Gulone. Del grechissimo.

Trasimaco. Ti aspetto con la buona nuova.

Gulone. Novissima buonissima. Or batto: toc, toc.

SCENA III.

Trinca, Gulone.

Trinca. Volpino, sali su quelle legna.

Gulone. (Legna per far fuoco per lo banchetto, che Pardo ha promesso invitarmi a pranso. Ma queste legne non mi fan buono augurio, canchero!).

Trinca. Ti venghi a mente recar le corde.
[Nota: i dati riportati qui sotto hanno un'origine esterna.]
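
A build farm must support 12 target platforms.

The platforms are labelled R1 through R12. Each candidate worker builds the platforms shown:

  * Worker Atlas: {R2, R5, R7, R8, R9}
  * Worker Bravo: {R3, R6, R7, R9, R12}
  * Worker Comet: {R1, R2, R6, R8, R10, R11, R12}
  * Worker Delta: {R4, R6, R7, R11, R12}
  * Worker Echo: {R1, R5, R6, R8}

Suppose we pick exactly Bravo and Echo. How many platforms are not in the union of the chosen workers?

Union of Bravo, Echo = {R1, R3, R5, R6, R7, R8, R9, R12}.
Not covered: R2, R4, R10, R11 — 4 platforms.

4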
Gulone. (Di cembali e di leuti, che mi fará una musica. Ma appresso al «canchero», quel «ti venga» pur mi fa malo augurio).

Trinca. Non ti smenticar di cinquanta nespole acerbe.

Gulone. (Son frutti dopo pasto; ma pur le nespole acerbe solemo chiamar le bòtte. Ma vien fuor Trinca).

Trinca. Gulone, che si fa?

Gulone. Bene.

Trinca. Non è tua usanza.

Gulone. Ti viene a visitar un tuo amico carissimo.

Trinca. Io non vo’ amici carissimi, ma di buon prezzo, che ho pochi dinari. Che sei venuto a far a quest’ora?